InícioSérie OuroSão ClementeMetacarnaval clementiano de 2019: a glória identitária de Jorge Silveira

Metacarnaval clementiano de 2019: a glória identitária de Jorge Silveira

Por Tiago José Freitas Batista*

Fizeram-se os fogos na Sapucaí. Abriram espaço para a São Clemente pisar. Em 2019, mais do que a volta da irreverência da Escola, ficou firmada a glória identitária da narrativa de Jorge Silveira. Bruner (1991, p. 04) compreende que a narrativa é o meio pelo qual organizamos nossas experiências e nossas memórias. Silveira, então, se vale deste aspecto bruneriano e retoma um carnaval outro, o memorizado por sua experiência e o revelado na intensa pesquisa em vídeos e em entrevistas com membros da agremiação.

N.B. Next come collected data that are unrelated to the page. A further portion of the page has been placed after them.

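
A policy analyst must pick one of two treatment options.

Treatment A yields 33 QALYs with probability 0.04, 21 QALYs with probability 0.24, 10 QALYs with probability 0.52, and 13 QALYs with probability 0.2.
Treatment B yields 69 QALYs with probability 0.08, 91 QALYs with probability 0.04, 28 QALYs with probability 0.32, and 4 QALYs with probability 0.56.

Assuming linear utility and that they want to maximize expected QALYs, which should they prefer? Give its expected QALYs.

Treatment B (20.36 QALYs)

Treatment A = 0.04 × 33 + 0.24 × 21 + 0.52 × 10 + 0.2 × 13 = 1.32 + 5.04 + 5.2 + 2.6 = 14.16
Treatment B = 0.08 × 69 + 0.04 × 91 + 0.32 × 28 + 0.56 × 4 = 5.52 + 3.64 + 8.96 + 2.24 = 20.36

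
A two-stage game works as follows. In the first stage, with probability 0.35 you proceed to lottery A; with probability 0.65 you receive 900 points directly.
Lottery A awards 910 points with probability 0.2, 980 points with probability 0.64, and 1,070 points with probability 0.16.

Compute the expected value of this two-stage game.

EV(A) = 0.2 × 910 + 0.64 × 980 + 0.16 × 1070 = 182 + 627.2 + 171.2 = 980.4
Branch B: 900 (certain)
Overall = 0.35 × 980.4 + 0.65 × 900 = 343.14 + 585 = 928.14

928.14 points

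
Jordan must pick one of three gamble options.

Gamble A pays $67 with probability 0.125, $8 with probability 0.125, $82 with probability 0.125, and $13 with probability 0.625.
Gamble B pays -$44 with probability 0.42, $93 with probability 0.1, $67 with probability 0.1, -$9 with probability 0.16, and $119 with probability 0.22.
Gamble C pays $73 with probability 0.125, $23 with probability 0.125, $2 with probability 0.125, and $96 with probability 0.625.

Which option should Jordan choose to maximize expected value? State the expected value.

Gamble C ($72.25)

Gamble A = 0.125 × 67 + 0.125 × 8 + 0.125 × 82 + 0.625 × 13 = 8.375 + 1 + 10.25 + 8.125 = 27.75
Gamble B = 0.42 × (-44) + 0.1 × 93 + 0.1 × 67 + 0.16 × (-9) + 0.22 × 119 = -18.48 + 9.3 + 6.7 − 1.44 + 26.18 = 22.26
Gamble C = 0.125 × 73 + 0.125 × 23 + 0.125 × 2 + 0.625 × 96 = 9.125 + 2.875 + 0.25 + 60 = 72.25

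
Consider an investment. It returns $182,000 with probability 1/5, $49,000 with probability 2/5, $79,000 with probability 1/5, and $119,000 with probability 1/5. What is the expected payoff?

EV = 1/5 × 182000 + 2/5 × 49000 + 1/5 × 79000 + 1/5 × 119000 = 36400 + 19600 + 15800 + 23800 = 95600

$95,600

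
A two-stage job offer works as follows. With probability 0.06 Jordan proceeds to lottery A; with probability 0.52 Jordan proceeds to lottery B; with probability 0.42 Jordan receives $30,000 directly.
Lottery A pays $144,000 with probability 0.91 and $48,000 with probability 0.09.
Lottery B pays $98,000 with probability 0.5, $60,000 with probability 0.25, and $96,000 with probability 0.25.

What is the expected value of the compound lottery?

$66,481.60

EV(A) = 0.91 × 144000 + 0.09 × 48000 = 131040 + 4320 = 135360
EV(B) = 0.5 × 98000 + 0.25 × 60000 + 0.25 × 96000 = 49000 + 15000 + 24000 = 88000
Branch C: 30000 (certain)
Overall = 0.06 × 135360 + 0.52 × 88000 + 0.42 × 30000 = 8121.6 + 45760 + 12600 = 66481.6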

Bruner afirma que “a sequencialidade da narrativa é uma de suas propriedades mais importantes, pois toda narrativa é composta por uma sequência singular de eventos, estados mentais e seres humanos como personagens ou atores envolvidos nos eventos”, por esta razão compreendemos uma feliz e bem sucedida “amarração” carnavalesca do que fora narrado por Jorge na São Clemente. Com muita astúcia, inventividade e originalidade ele criou atos de fácil leitura com uma sequência arrebatadora das situações que os sambistas mais ávidos vivenciam: a disputa pelo poder.

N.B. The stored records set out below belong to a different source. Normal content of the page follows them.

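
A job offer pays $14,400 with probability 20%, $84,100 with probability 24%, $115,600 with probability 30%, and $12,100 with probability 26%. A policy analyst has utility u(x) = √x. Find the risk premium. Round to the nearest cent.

$10,624.36

E[u] = 0.2·√14400 + 0.24·√84100 + 0.3·√115600 + 0.26·√12100 = 0.2·120 + 0.24·290 + 0.3·340 + 0.26·110 = 224.2
CE = (224.2)² = 50265.64
Risk premium = EV − CE = 60890 − 50265.64 = 10624.36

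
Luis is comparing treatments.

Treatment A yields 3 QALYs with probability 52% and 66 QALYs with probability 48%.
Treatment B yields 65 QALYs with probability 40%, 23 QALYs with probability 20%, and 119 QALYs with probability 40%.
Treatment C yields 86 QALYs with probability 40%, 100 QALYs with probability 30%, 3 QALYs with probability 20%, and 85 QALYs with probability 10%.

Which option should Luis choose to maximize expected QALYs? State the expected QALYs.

Treatment A = 0.52 × 3 + 0.48 × 66 = 1.56 + 31.68 = 33.24
Treatment B = 0.4 × 65 + 0.2 × 23 + 0.4 × 119 = 26 + 4.6 + 47.6 = 78.2
Treatment C = 0.4 × 86 + 0.3 × 100 + 0.2 × 3 + 0.1 × 85 = 34.4 + 30 + 0.6 + 8.5 = 73.5

Treatment B (78.2 QALYs)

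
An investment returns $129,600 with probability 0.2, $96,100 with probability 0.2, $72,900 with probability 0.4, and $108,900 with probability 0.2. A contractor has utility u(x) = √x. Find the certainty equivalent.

$94,864

E[u] = 0.2·√129600 + 0.2·√96100 + 0.4·√72900 + 0.2·√108900 = 0.2·360 + 0.2·310 + 0.4·270 + 0.2·330 = 308
CE = (308)² = 94864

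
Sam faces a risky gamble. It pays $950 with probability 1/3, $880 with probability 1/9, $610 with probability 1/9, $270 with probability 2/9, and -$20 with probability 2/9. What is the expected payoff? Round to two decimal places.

EV = 1/3 × 950 + 1/9 × 880 + 1/9 × 610 + 2/9 × 270 + 2/9 × (-20) = 316.6667 + 97.7778 + 67.7778 + 60 − 4.4444 = 537.7778

$537.78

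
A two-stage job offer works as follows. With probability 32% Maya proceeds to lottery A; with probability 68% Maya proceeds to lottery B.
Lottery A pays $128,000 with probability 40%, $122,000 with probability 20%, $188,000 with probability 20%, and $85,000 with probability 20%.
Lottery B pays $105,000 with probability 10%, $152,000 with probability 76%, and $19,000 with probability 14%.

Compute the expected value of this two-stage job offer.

$129,166.40

EV(A) = 0.4 × 128000 + 0.2 × 122000 + 0.2 × 188000 + 0.2 × 85000 = 51200 + 24400 + 37600 + 17000 = 130200
EV(B) = 0.1 × 105000 + 0.76 × 152000 + 0.14 × 19000 = 10500 + 115520 + 2660 = 128680
Overall = 0.32 × 130200 + 0.68 × 128680 = 41664 + 87502.4 = 129166.4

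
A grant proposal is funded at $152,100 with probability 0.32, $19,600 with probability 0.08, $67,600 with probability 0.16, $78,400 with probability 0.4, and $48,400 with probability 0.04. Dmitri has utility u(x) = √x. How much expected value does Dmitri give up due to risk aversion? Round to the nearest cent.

E[u] = 0.32·√152100 + 0.08·√19600 + 0.16·√67600 + 0.4·√78400 + 0.04·√48400 = 0.32·390 + 0.08·140 + 0.16·260 + 0.4·280 + 0.04·220 = 298.4
CE = (298.4)² = 89042.56
Risk premium = EV − CE = 94352 − 89042.56 = 5309.44

$5,309.44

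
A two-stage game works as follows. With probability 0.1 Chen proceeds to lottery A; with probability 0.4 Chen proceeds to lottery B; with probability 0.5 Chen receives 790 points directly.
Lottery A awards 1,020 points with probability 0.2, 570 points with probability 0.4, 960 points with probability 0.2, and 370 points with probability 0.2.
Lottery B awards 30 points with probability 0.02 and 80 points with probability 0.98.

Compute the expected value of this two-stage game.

496.4 points

EV(A) = 0.2 × 1020 + 0.4 × 570 + 0.2 × 960 + 0.2 × 370 = 204 + 228 + 192 + 74 = 698
EV(B) = 0.02 × 30 + 0.98 × 80 = 0.6 + 78.4 = 79
Branch C: 790 (certain)
Overall = 0.1 × 698 + 0.4 × 79 + 0.5 × 790 = 69.8 + 31.6 + 395 = 496.4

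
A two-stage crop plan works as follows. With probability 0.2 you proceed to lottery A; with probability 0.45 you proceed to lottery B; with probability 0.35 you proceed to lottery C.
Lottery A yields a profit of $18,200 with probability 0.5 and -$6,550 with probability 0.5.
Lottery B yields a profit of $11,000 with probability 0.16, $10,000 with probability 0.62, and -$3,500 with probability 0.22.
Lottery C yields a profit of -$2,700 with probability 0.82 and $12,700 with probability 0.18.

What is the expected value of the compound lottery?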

O poder, na São Clemente 2019, é carnavalizado nas mais diferenciadas vertentes: a) os artistas que aparecem apenas para os desfiles, b) a vaidade de carnavalescos e sambistas contratados, c) a disputa pelo cargo de rainha de bateria, d) a inserção de músicas não carnavalescas no território do samba, e) as viradas de mesas dos dirigentes das Escolas de Samba, entre outros.

Também em Bruner compreendemos que as narrativas são consideradas poderosas quanto a sua historicidade, não importando se é constituída de imaginário ou de elementos reais. Afirma Bruner (1997, p. 47) que “a sequência das suas sentenças, e não a verdade ou falsidade de quaisquer dessas sentenças, é o que determina sua configuração geral. É essa sequencialidade singular que é indispensável para a significância de uma história e para o modo de organização mental em cujos termos ela será captada”. Jorge Silveira brincou com as sentenças de seu desfile, tudo era real, tudo era mentira, tudo era imaginado, tudo era arquitetado com a missão única de ”metacarnavalizar”, sim, o Carnaval falando de desfile de Carnaval.

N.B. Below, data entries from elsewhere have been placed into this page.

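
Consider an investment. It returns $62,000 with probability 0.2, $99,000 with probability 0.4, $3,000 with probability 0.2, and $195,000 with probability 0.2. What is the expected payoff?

EV = 0.2 × 62000 + 0.4 × 99000 + 0.2 × 3000 + 0.2 × 195000 = 12400 + 39600 + 600 + 39000 = 91600

$91,600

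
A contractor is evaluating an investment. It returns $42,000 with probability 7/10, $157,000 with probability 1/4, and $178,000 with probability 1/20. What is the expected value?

$77,550

EV = 7/10 × 42000 + 1/4 × 157000 + 1/20 × 178000 = 29400 + 39250 + 8900 = 77550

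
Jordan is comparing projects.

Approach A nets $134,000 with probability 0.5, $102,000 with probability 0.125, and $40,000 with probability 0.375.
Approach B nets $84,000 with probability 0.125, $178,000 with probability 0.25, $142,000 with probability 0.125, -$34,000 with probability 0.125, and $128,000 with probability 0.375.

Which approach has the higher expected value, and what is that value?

Approach A = 0.5 × 134000 + 0.125 × 102000 + 0.375 × 40000 = 67000 + 12750 + 15000 = 94750
Approach B = 0.125 × 84000 + 0.25 × 178000 + 0.125 × 142000 + 0.125 × (-34000) + 0.375 × 128000 = 10500 + 44500 + 17750 − 4250 + 48000 = 116500

Approach B ($116,500)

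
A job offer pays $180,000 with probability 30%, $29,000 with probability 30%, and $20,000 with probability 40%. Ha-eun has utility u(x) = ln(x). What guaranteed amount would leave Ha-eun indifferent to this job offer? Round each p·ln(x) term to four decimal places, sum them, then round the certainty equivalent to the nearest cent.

E[u] = 0.3·ln(180000) + 0.3·ln(29000) + 0.4·ln(20000) = 3.6302 + 3.0825 + 3.9614 = 10.6741
CE = e^10.6741 ≈ 43221.79

$43,221.79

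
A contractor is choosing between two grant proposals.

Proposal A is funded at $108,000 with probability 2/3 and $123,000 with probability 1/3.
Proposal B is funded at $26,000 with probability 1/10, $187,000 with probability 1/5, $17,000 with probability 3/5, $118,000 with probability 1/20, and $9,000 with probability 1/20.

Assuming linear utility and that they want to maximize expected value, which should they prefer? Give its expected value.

Proposal A = 2/3 × 108000 + 1/3 × 123000 = 72000 + 41000 = 113000
Proposal B = 1/10 × 26000 + 1/5 × 187000 + 3/5 × 17000 + 1/20 × 118000 + 1/20 × 9000 = 2600 + 37400 + 10200 + 5900 + 450 = 56550

Proposal A ($113,000)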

Um elemento do desfile, que muito impactou este pesquisador (Batista), foi a comissão de frente: na estética, no discurso e na narrativa – explosão! Destaco que este elemento violou os padrões convencionais de narrativas, não considerando a possibilidade de um evento final, desta forma, a comissão foi mais para confundir (game over) do que para dar certo (apresentar uma solução exata).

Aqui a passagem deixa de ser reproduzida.